DFT Calculations on Charge-Transfer States of a Carotenoid-Porphyrin-C60 Molecular Triad

We present a first-principles study on the ground and excited electronic states of a carotenoid-porphyrin-C-60 molecular triad. In addition, we illustrate a method for using DFT-based wave functions and densities to simulate complicated charge-transfer dynamics. Since fast and efficient calculations of charge-transfer excitations are required to understand these systems, we introduce a simple DFT-based method for calculating total energy differences between ground and excited states. To justify the procedure, we argue that some charge-transfer excitations are asympototically ground-state properties of the separated systems. Further justification is provided from numerical experiments on separated alkali atoms. The donor-chromophore-acceptor system studied here can absorb and store light energy for several hundreds of nanoseconds.

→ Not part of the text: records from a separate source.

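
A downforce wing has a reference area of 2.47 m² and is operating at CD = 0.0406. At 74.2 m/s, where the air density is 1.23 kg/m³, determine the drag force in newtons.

D = ½ρv²S·CD = ½ × 1.23 × 74.2² × 2.47 × 0.0406 = 340 N

D = 340 N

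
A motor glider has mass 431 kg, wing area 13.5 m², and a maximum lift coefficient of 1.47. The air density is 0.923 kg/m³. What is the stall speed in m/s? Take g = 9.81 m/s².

Weight W = mg = 431 × 9.81 = 4228 N.
V_stall = √(2W/(ρ·S·CL,max)) = √(2 × 4228 / (0.923 × 13.5 × 1.47))
V_stall = √461.7 = 21.5 m/s

V_stall = 21.5 m/s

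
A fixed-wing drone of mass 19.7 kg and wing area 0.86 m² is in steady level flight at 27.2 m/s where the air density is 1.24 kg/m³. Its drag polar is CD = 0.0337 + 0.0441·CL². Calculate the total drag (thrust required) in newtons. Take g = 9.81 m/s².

D = 17.5 N

In steady level flight, lift balances weight: W = mg = 19.7 × 9.81 = 193.26 N.
Dynamic pressure q = 0.5 × 1.24 × 27.2² = 458.7 Pa.
Required CL = L/(qS) = 193.26/(458.7·0.86) = 0.4899.
CD = 0.0337 + 0.0441 × 0.4899² = 0.04428.
D = q·S·CD = 458.7 × 0.86 × 0.04428 = 17.47 N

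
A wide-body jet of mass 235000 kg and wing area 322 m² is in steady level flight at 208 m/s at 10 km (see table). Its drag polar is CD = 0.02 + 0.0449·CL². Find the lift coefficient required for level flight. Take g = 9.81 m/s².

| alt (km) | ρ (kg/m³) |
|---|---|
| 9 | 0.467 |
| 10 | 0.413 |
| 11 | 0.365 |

At 10 km, from the table: ρ = 0.413 kg/m³.
Weight W = mg = 235000 × 9.81 = 2.3054×10^6 N; in level flight L = W.
Dynamic pressure q = 0.5 × 0.413 × 208² = 8934 Pa.
CL = 2W/(ρv²S) = 2×2.3054×10^6/(0.413×208²×322) = 0.8014.

CL = 0.801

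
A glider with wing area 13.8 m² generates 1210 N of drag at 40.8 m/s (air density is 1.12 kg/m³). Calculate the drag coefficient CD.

From D = ½ρv²S·CD, rearranging gives CD = 2D/(ρv²S).
CD = 2 × 1210 / (1.12 × 40.8² × 13.8) = 0.0941

CD = 0.0941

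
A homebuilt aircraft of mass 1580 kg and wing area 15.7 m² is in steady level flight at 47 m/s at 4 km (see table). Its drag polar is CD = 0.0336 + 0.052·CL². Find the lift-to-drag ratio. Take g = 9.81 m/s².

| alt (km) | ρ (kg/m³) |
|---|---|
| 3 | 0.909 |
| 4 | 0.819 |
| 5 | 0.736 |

L/D = 11.4

At 4 km, from the table: ρ = 0.819 kg/m³.
Weight W = mg = 1580 × 9.81 = 15500 N; in level flight L = W.
q = ½ρv² = ½ × 0.819 × 47² = 904.6 Pa.
Required CL = L/(qS) = 15500/(904.6·15.7) = 1.091.
CD = 0.0336 + 0.052 × 1.091² = 0.09554.
L/D = CL/CD = 1.091 / 0.09554 = 11.4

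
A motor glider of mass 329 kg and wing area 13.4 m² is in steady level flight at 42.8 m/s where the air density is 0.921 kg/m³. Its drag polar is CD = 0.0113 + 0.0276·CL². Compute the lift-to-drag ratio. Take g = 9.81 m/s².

L/D = 21.1

Weight W = mg = 329 × 9.81 = 3227.5 N; in level flight L = W.
Dynamic pressure q = 0.5 × 0.921 × 42.8² = 843.6 Pa.
Required CL = L/(qS) = 3227.5/(843.6·13.4) = 0.2855.
CD = 0.0113 + 0.0276 × 0.2855² = 0.01355.
L/D = CL/CD = 0.2855 / 0.01355 = 21.1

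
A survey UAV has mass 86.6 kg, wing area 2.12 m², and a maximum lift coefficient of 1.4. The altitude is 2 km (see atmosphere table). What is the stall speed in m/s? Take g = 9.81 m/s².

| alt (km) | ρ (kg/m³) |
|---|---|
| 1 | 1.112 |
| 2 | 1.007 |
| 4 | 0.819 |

V_stall = 23.8 m/s

At 2 km, from the table: ρ = 1.007 kg/m³.
At stall, lift equals weight: L = W = m·g = 86.6 × 9.81 = 849.5 N.
From L = ½ρV²S·CL,max = W: V_stall = √(2W/(ρSCL,max)) = √(2·849.5/(1.007·2.12·1.4))
V_stall = √568.5 = 23.8 m/s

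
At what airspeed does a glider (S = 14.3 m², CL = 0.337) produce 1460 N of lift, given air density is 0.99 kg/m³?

v = 24.7 m/s

L = ½ρv²S·CL ⇒ v = √(2L/(ρ·S·CL))
v = √(2 × 1460 / (0.99 × 14.3 × 0.337)) = √612 = 24.7 m/s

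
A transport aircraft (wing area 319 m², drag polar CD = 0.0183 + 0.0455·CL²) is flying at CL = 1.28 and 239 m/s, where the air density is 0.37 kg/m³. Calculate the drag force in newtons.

CD = 0.0183 + 0.0455 × 1.28² = 0.09285
D = ½ρv²S·CD = ½ × 0.37 × 239² × 319 × 0.09285 = 3.13×10^5 N

D = 3.13×10^5 N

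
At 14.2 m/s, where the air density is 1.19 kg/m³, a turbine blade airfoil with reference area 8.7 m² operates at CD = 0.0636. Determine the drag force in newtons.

D = 66.4 N

D = ½ρv²S·CD = ½ × 1.19 × 14.2² × 8.7 × 0.0636 = 66.4 N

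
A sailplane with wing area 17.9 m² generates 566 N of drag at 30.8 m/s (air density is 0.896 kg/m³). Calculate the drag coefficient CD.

CD = 0.0744

From D = ½ρv²S·CD, rearranging gives CD = 2D/(ρv²S).
CD = 2 × 566 / (0.896 × 30.8² × 17.9) = 0.0744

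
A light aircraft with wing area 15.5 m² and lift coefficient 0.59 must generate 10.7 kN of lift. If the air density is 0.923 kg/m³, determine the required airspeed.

v = 50.4 m/s

L = ½ρv²S·CL ⇒ v = √(2L/(ρ·S·CL))
v = √(2 × 10700 / (0.923 × 15.5 × 0.59)) = √2535 = 50.4 m/s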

Our density-functional calculations show that the triad can possess a dipole moment of 171 D in a charge-separated state. The charge-transfer energy technique is used to obtain the energies of the excited states. The charge separated excited states with a large dipole moment will create large polarization of the solvent. We use a model to estimate the stabilization of the excited-state energies in the presence of polarization. The calculated excited-state energies are further used to calculate the Einstein's A and B coefficients for this molecular system. We use these transition rates in a kinetic Monte-Carlo simulation to examine the electronic excitations and possible charging of the molecule. Our calculations show that the solvent polarization plays a crucial role in reordering the excited-state energies and thereby in the charge-separation process.